Q&A: Brian MacDevitt

There are few lighting designers who need no introduction. Brian MacDevitt is one of them. With two Tonys under his belt, the LD has three shows currently playing on Broadway — Fiddler on the Roof, Sweet Charity, and The Color Purple. Aside from his design life, MacDevitt is also one of the most popular speakers at the BLMC each year. Live Design managing editor Mark A. Newman caught up with MacDevitt for a chat via cell phone as the LD drove into Manhattan for yet another tech.

LD: Where do you find inspiration?

BM: I try to draw most stuff from outside of the theatre, and I try to get students to think the same way. I get inspired by anything: music, visual arts, music, poetry, even some text. Nature is one of my number one inspirations. I just keep my eyes open and look at the natural world. My BLMC lecture is all about is trying to find other visual forms of inspiration as a way to communicate with directors but also as a way to inspire you to get new ideas. I feel like you can get locked in the theatre and just keep drawing from theatre knowledge and theatre history.
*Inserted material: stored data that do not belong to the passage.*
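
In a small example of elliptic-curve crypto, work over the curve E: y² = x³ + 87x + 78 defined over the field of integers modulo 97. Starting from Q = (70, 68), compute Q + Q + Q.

Repeated addition: build up to 3Q.
2Q: tangent at (70, 68): λ = (3·70² + 87)/(2·68) ≡ 43/39. 39⁻¹ ≡ 5 (mod 97), so λ ≡ 43·5 ≡ 21.
  x = λ² - 70 - 70 = 441 - 140 ≡ 10; y = λ·(70 - 10) - 68 ≡ 28. → (10, 28)
3Q: (10, 28) + (70, 68). λ = (68 - 28)/(70 - 10) ≡ 40/60 mod 97. 60⁻¹ ≡ 76 (mod 97), so λ ≡ 33.
  x = λ² - 10 - 70 = 1089 - 80 ≡ 39; y = λ·(10 - 39) - 28 ≡ 82. → (39, 82)

(39, 82)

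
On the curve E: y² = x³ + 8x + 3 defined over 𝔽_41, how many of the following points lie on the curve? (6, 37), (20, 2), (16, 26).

(6, 37): 37² ≡ 16, rhs ≡ 21 → off.
(20, 2): 2² ≡ 4, rhs ≡ 4 → on.
(16, 26): 26² ≡ 20, rhs ≡ 4 → off.

1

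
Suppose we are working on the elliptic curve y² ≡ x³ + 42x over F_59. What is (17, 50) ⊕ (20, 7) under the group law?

(57, 12)

(17, 50) + (20, 7). λ = (7 - 50)/(20 - 17) ≡ 16/3 mod 59. 3⁻¹ ≡ 20 (mod 59) since 3·20 = 60 ≡ 1, so λ ≡ 25.
  x = λ² - 17 - 20 = 625 - 37 ≡ 57; y = λ·(17 - 57) - 50 ≡ 12. → (57, 12)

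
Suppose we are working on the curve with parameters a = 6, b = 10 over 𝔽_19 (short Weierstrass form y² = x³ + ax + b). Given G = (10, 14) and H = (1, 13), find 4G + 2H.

First 4G:
Double-and-add on 4 = (100)₂. Start with G = (10, 14) for the leading 1-bit.
double: tangent at (10, 14): λ = (3·10² + 6)/(2·14) ≡ 2/9. 9⁻¹ ≡ 17 (mod 19) since 9·17 = 153 ≡ 1, so λ ≡ 2·17 ≡ 15.
  x = λ² - 10 - 10 = 225 - 20 ≡ 15; y = λ·(10 - 15) - 14 ≡ 6. → (15, 6)
double: tangent at (15, 6): λ = (3·15² + 6)/(2·6) ≡ 16/12. 12⁻¹ ≡ 8 (mod 19), so λ ≡ 16·8 ≡ 14.
  x = λ² - 15 - 15 = 196 - 30 ≡ 14; y = λ·(15 - 14) - 6 ≡ 8. → (14, 8)
4G = (14, 8).
Next 2H:
Repeated addition: build up to 2H.
2H: tangent at (1, 13): λ = (3·1² + 6)/(2·13) ≡ 9/7. 7⁻¹ ≡ 11 (mod 19), so λ ≡ 9·11 ≡ 4.
  x = λ² - 1 - 1 = 16 - 2 ≡ 14; y = λ·(1 - 14) - 13 ≡ 11. → (14, 11)
2H = (14, 11).
Finally 4G + 2H:
(14, 8) + (14, 11): same x and y₁ ≡ -y₂, so the sum is O.

O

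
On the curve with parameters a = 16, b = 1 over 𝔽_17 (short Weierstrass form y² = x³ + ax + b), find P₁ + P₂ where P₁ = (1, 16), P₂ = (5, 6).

(13, 14)

(1, 16) + (5, 6). λ = (6 - 16)/(5 - 1) ≡ 7/4 mod 17. 4⁻¹ ≡ 13 (mod 17) since 4·13 = 52 ≡ 1, so λ ≡ 6.
  x = λ² - 1 - 5 = 36 - 6 ≡ 13; y = λ·(1 - 13) - 16 ≡ 14. → (13, 14)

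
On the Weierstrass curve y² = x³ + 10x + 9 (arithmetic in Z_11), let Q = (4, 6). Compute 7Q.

Repeated addition: build up to 7Q.
2Q: tangent at (4, 6): λ = (3·4² + 10)/(2·6) ≡ 3/1. 1⁻¹ ≡ 1 (mod 11), so λ ≡ 3·1 ≡ 3.
  x = λ² - 4 - 4 = 9 - 8 ≡ 1; y = λ·(4 - 1) - 6 ≡ 3. → (1, 3)
3Q: (1, 3) + (4, 6). λ = (6 - 3)/(4 - 1) ≡ 3/3 mod 11. 3⁻¹ ≡ 4 (mod 11) since 3·4 = 12 ≡ 1, so λ ≡ 1.
  x = λ² - 1 - 4 = 1 - 5 ≡ 7; y = λ·(1 - 7) - 3 ≡ 2. → (7, 2)
4Q: (7, 2) + (4, 6). λ = (6 - 2)/(4 - 7) ≡ 4/8 mod 11. 8⁻¹ ≡ 7 (mod 11), so λ ≡ 6.
  x = λ² - 7 - 4 = 36 - 11 ≡ 3; y = λ·(7 - 3) - 2 ≡ 0. → (3, 0)
5Q: (3, 0) + (4, 6). λ = (6 - 0)/(4 - 3) ≡ 6/1 mod 11. 1⁻¹ ≡ 1 (mod 11), so λ ≡ 6.
  x = λ² - 3 - 4 = 36 - 7 ≡ 7; y = λ·(3 - 7) - 0 ≡ 9. → (7, 9)
6Q: (7, 9) + (4, 6). λ = (6 - 9)/(4 - 7) ≡ 8/8 mod 11. 8⁻¹ ≡ 7 (mod 11), so λ ≡ 1.
  x = λ² - 7 - 4 = 1 - 11 ≡ 1; y = λ·(7 - 1) - 9 ≡ 8. → (1, 8)
7Q: (1, 8) + (4, 6). λ = (6 - 8)/(4 - 1) ≡ 9/3 mod 11. 3⁻¹ ≡ 4 (mod 11), so λ ≡ 3.
  x = λ² - 1 - 4 = 9 - 5 ≡ 4; y = λ·(1 - 4) - 8 ≡ 5. → (4, 5)

(4, 5)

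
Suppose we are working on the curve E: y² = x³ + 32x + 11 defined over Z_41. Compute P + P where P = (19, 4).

tangent at (19, 4): λ = (3·19² + 32)/(2·4) ≡ 8/8. 8⁻¹ ≡ 36 (mod 41) since 8·36 = 288 ≡ 1, so λ ≡ 8·36 ≡ 1.
  x = λ² - 19 - 19 = 1 - 38 ≡ 4; y = λ·(19 - 4) - 4 ≡ 11. → (4, 11)

(4, 11)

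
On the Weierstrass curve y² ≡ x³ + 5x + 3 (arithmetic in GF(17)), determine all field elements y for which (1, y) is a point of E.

x³ + 5x + 3 = 9 ≡ 9 (mod 17).
Square roots of 9 mod 17: 3 and 14 (since 3² = 9 ≡ 9).

3, 14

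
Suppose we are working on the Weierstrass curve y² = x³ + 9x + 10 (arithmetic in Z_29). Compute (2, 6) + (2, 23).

The two points share x = 2 and their y-coordinates satisfy 6 + 23 ≡ 0 (mod 29), so they are inverses. Their sum is O.

O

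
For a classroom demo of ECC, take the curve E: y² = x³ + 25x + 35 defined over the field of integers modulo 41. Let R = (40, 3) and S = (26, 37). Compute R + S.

(40, 3) + (26, 37). λ = (37 - 3)/(26 - 40) ≡ 34/27 mod 41. 27⁻¹ ≡ 38 (mod 41), so λ ≡ 21.
  x = λ² - 40 - 26 = 441 - 66 ≡ 6; y = λ·(40 - 6) - 3 ≡ 14. → (6, 14)

(6, 14)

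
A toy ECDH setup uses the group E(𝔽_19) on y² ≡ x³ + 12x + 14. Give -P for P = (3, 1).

(3, 18)

-(3, 1) = (3, -1 mod 19) = (3, 18).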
To look for inspiration outside the theatre will make our work richer and the theatre's work richer.

LD: Give an example of your inspiration for The Color Purple.
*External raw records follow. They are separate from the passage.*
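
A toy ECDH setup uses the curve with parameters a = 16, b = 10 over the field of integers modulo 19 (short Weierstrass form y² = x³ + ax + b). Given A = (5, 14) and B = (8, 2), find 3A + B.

(11, 4)

First 3A:
Repeated addition: build up to 3A.
2A: tangent at (5, 14): λ = (3·5² + 16)/(2·14) ≡ 15/9. 9⁻¹ ≡ 17 (mod 19) since 9·17 = 153 ≡ 1, so λ ≡ 15·17 ≡ 8.
  x = λ² - 5 - 5 = 64 - 10 ≡ 16; y = λ·(5 - 16) - 14 ≡ 12. → (16, 12)
3A: (16, 12) + (5, 14). λ = (14 - 12)/(5 - 16) ≡ 2/8 mod 19. 8⁻¹ ≡ 12 (mod 19), so λ ≡ 5.
  x = λ² - 16 - 5 = 25 - 21 ≡ 4; y = λ·(16 - 4) - 12 ≡ 10. → (4, 10)
3A = (4, 10).
Finally 3A + B:
(4, 10) + (8, 2). λ = (2 - 10)/(8 - 4) ≡ 11/4 mod 19. 4⁻¹ ≡ 5 (mod 19), so λ ≡ 17.
  x = λ² - 4 - 8 = 289 - 12 ≡ 11; y = λ·(4 - 11) - 10 ≡ 4. → (11, 4)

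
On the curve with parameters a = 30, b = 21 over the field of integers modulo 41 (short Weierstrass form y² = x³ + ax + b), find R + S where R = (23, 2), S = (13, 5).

(23, 2) + (13, 5). λ = (5 - 2)/(13 - 23) ≡ 3/31 mod 41. 31⁻¹ ≡ 4 (mod 41), so λ ≡ 12.
  x = λ² - 23 - 13 = 144 - 36 ≡ 26; y = λ·(23 - 26) - 2 ≡ 3. → (26, 3)

(26, 3)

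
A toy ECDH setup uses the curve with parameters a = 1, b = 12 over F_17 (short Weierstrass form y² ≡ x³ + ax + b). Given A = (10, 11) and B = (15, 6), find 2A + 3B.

(6, 8)

First 2A:
Repeated addition: build up to 2A.
2A: tangent at (10, 11): λ = (3·10² + 1)/(2·11) ≡ 12/5. 5⁻¹ ≡ 7 (mod 17) since 5·7 = 35 ≡ 1, so λ ≡ 12·7 ≡ 16.
  x = λ² - 10 - 10 = 256 - 20 ≡ 15; y = λ·(10 - 15) - 11 ≡ 11. → (15, 11)
2A = (15, 11).
Next 3B:
Repeated addition: build up to 3B.
2B: tangent at (15, 6): λ = (3·15² + 1)/(2·6) ≡ 13/12. 12⁻¹ ≡ 10 (mod 17), so λ ≡ 13·10 ≡ 11.
  x = λ² - 15 - 15 = 121 - 30 ≡ 6; y = λ·(15 - 6) - 6 ≡ 8. → (6, 8)
3B: (6, 8) + (15, 6). λ = (6 - 8)/(15 - 6) ≡ 15/9 mod 17. 9⁻¹ ≡ 2 (mod 17), so λ ≡ 13.
  x = λ² - 6 - 15 = 169 - 21 ≡ 12; y = λ·(6 - 12) - 8 ≡ 16. → (12, 16)
3B = (12, 16).
Finally 2A + 3B:
(15, 11) + (12, 16). λ = (16 - 11)/(12 - 15) ≡ 5/14 mod 17. 14⁻¹ ≡ 11 (mod 17), so λ ≡ 4.
  x = λ² - 15 - 12 = 16 - 27 ≡ 6; y = λ·(15 - 6) - 11 ≡ 8. → (6, 8)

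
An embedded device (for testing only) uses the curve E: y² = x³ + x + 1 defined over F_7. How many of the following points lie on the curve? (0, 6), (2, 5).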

BM: The whole idea behind The Color Purple is nature and God. If you open your eyes and look around you and see what's inherently beautiful, that translates to the beauty inside of you. I know it sounds cliché, but it's something I do believe in. I think we present beauty pretty much throughout the show, with a few exceptions. We were presented with a set that was inherently beautiful [by John Lee Beatty] in work light, and then we had these gorgeous layers of drops where we do this amazing cloud work. Guys on the crew asked, “Who did the projections?” because it looked very naturalistic. The sky is always beautiful in the show; it's a series of layers of templates in moving or static lights that change color, and we had the luxury of putting moving lights 15' upstage on an on RP. So we could backlight a scrim, sidelight a scrim, and then frontlight a scrim, so you have all these different layers. It gives the sky depth. You can see clouds in the stratosphere and clouds closer, and it gives the feeling of infinite space.
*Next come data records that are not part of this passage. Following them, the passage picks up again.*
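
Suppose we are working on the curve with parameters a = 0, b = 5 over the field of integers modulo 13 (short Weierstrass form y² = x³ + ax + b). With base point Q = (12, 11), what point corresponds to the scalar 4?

O

Double-and-add on 4 = (100)₂. Start with Q = (12, 11) for the leading 1-bit.
double: tangent at (12, 11): λ = (3·12² + 0)/(2·11) ≡ 3/9. 9⁻¹ ≡ 3 (mod 13) since 9·3 = 27 ≡ 1, so λ ≡ 3·3 ≡ 9.
  x = λ² - 12 - 12 = 81 - 24 ≡ 5; y = λ·(12 - 5) - 11 ≡ 0. → (5, 0)
double: (5, 0) + (5, 0): same x and y₁ ≡ -y₂, so the sum is O.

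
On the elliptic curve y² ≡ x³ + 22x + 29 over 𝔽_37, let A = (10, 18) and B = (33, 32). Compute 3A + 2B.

First 3A:
Repeated addition: build up to 3A.
2A: tangent at (10, 18): λ = (3·10² + 22)/(2·18) ≡ 26/36. 36⁻¹ ≡ 36 (mod 37) since 36·36 = 1296 ≡ 1, so λ ≡ 26·36 ≡ 11.
  x = λ² - 10 - 10 = 121 - 20 ≡ 27; y = λ·(10 - 27) - 18 ≡ 17. → (27, 17)
3A: (27, 17) + (10, 18). λ = (18 - 17)/(10 - 27) ≡ 1/20 mod 37. 20⁻¹ ≡ 13 (mod 37) since 20·13 = 260 ≡ 1, so λ ≡ 13.
  x = λ² - 27 - 10 = 169 - 37 ≡ 21; y = λ·(27 - 21) - 17 ≡ 24. → (21, 24)
3A = (21, 24).
Next 2B:
Repeated addition: build up to 2B.
2B: tangent at (33, 32): λ = (3·33² + 22)/(2·32) ≡ 33/27. 27⁻¹ ≡ 11 (mod 37) since 27·11 = 297 ≡ 1, so λ ≡ 33·11 ≡ 30.
  x = λ² - 33 - 33 = 900 - 66 ≡ 20; y = λ·(33 - 20) - 32 ≡ 25. → (20, 25)
2B = (20, 25).
Finally 3A + 2B:
(21, 24) + (20, 25). λ = (25 - 24)/(20 - 21) ≡ 1/36 mod 37. 36⁻¹ ≡ 36 (mod 37), so λ ≡ 36.
  x = λ² - 21 - 20 = 1296 - 41 ≡ 34; y = λ·(21 - 34) - 24 ≡ 26. → (34, 26)

(34, 26)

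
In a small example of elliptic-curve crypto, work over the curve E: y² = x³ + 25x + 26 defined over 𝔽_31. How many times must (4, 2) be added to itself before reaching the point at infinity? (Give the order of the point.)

6

2P: tangent at (4, 2): λ = (3·4² + 25)/(2·2) ≡ 11/4. 4⁻¹ ≡ 8 (mod 31) since 4·8 = 32 ≡ 1, so λ ≡ 11·8 ≡ 26.
  x = λ² - 4 - 4 = 676 - 8 ≡ 17; y = λ·(4 - 17) - 2 ≡ 1. → (17, 1)
3P: (17, 1) + (4, 2). λ = (2 - 1)/(4 - 17) ≡ 1/18 mod 31. 18⁻¹ ≡ 19 (mod 31), so λ ≡ 19.
  x = λ² - 17 - 4 = 361 - 21 ≡ 30; y = λ·(17 - 30) - 1 ≡ 0. → (30, 0)
4P: (30, 0) + (4, 2). λ = (2 - 0)/(4 - 30) ≡ 2/5 mod 31. 5⁻¹ ≡ 25 (mod 31) since 5·25 = 125 ≡ 1, so λ ≡ 19.
  x = λ² - 30 - 4 = 361 - 34 ≡ 17; y = λ·(30 - 17) - 0 ≡ 30. → (17, 30)
5P: (17, 30) + (4, 2). λ = (2 - 30)/(4 - 17) ≡ 3/18 mod 31. 18⁻¹ ≡ 19 (mod 31), so λ ≡ 26.
  x = λ² - 17 - 4 = 676 - 21 ≡ 4; y = λ·(17 - 4) - 30 ≡ 29. → (4, 29)
6P: (4, 29) + (4, 2): same x and y₁ ≡ -y₂, so the sum is the point at infinity.
6P = the point at infinity, so the order is 6.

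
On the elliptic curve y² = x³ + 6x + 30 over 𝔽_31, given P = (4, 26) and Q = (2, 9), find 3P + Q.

(23, 20)

First 3P:
Repeated addition: build up to 3P.
2P: tangent at (4, 26): λ = (3·4² + 6)/(2·26) ≡ 23/21. 21⁻¹ ≡ 3 (mod 31), so λ ≡ 23·3 ≡ 7.
  x = λ² - 4 - 4 = 49 - 8 ≡ 10; y = λ·(4 - 10) - 26 ≡ 25. → (10, 25)
3P: (10, 25) + (4, 26). λ = (26 - 25)/(4 - 10) ≡ 1/25 mod 31. 25⁻¹ ≡ 5 (mod 31), so λ ≡ 5.
  x = λ² - 10 - 4 = 25 - 14 ≡ 11; y = λ·(10 - 11) - 25 ≡ 1. → (11, 1)
3P = (11, 1).
Finally 3P + Q:
(11, 1) + (2, 9). λ = (9 - 1)/(2 - 11) ≡ 8/22 mod 31. 22⁻¹ ≡ 24 (mod 31), so λ ≡ 6.
  x = λ² - 11 - 2 = 36 - 13 ≡ 23; y = λ·(11 - 23) - 1 ≡ 20. → (23, 20)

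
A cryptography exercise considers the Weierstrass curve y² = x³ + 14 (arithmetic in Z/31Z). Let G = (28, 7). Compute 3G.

Repeated addition: build up to 3G.
2G: tangent at (28, 7): λ = (3·28² + 0)/(2·7) ≡ 27/14. 14⁻¹ ≡ 20 (mod 31), so λ ≡ 27·20 ≡ 13.
  x = λ² - 28 - 28 = 169 - 56 ≡ 20; y = λ·(28 - 20) - 7 ≡ 4. → (20, 4)
3G: (20, 4) + (28, 7). λ = (7 - 4)/(28 - 20) ≡ 3/8 mod 31. 8⁻¹ ≡ 4 (mod 31), so λ ≡ 12.
  x = λ² - 20 - 28 = 144 - 48 ≡ 3; y = λ·(20 - 3) - 4 ≡ 14. → (3, 14)

(3, 14)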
LD: How does your creative approach change?

BM: After a while, you have a routine of how to go about a certain style of dance or scene or musical number, but I try to stay as open as I can. Like Groucho Marx used to say, “I love my cigar, but I take it out of my mouth every once in a while!” How do you get inspired if all you're doing is schlepping to and from the theatre?

LD: Is there any piece of technology that's come out in the last couple of years that has really impressed you?

BM: I'm a huge fan of the VARI*LITE VL3000 series. I just think the color temperature and quality of the light is great. And now there's a quiet and shutter-able version. You can do some naturalistic looks on them. I could never get the color temperature to simulate sunlight [on other moving fixtures] as you can with those. I mix them with [Martin] MAC [Performances] in a rig because I like the effect you can get. [In The Color Purple] I use moving clouds to show time passing almost like time-lapse photography. LEDs are the new thing. The jury is still out. I have a bunch on The Wedding Singer, a lot of [Color Kinetics] ColorBlast® and ColorBlaze® fixtures. We'll see what becomes of them.

LD: How important is collaboration?

BM: I think it's of the utmost importance. We're not in a field where any one part of the show can live on its own without the others, especially lighting. We get credited for lighting, when what we really do is just edit and reflect what's naturally there. A beautiful stage look is not on a bare stage. It's a combination of all the ingredients of scenery, costumes, and lighting to create the place for the actor. I really don't like people who dictate. As a young designer, a director will tell you exactly what to do: “oh no, no…a little brighter, a little dimmer.” That's no fun. I have to believe that — for myself, my sanity, and livelihood — it's much richer to collaborate than to have it dictated. The more cross-pollination you have, the healthier the art form is going to be. I would rather recreate my own personal dream than someone else's.

WHAT YOU DON'T KNOW ABOUT BRIAN MACDEVITT:

  • In 1980, his first summer in New York, he had a fruit stand on Fifth Avenue that he shared with an actress. It helped him subsidize his lighting career.
  • He got rejected from SUNY-Purchase the first time he applied. “If you know what it is you want to do, don't let something like that stop you,” he says. “It was a big deal then, but it's become less and less important.”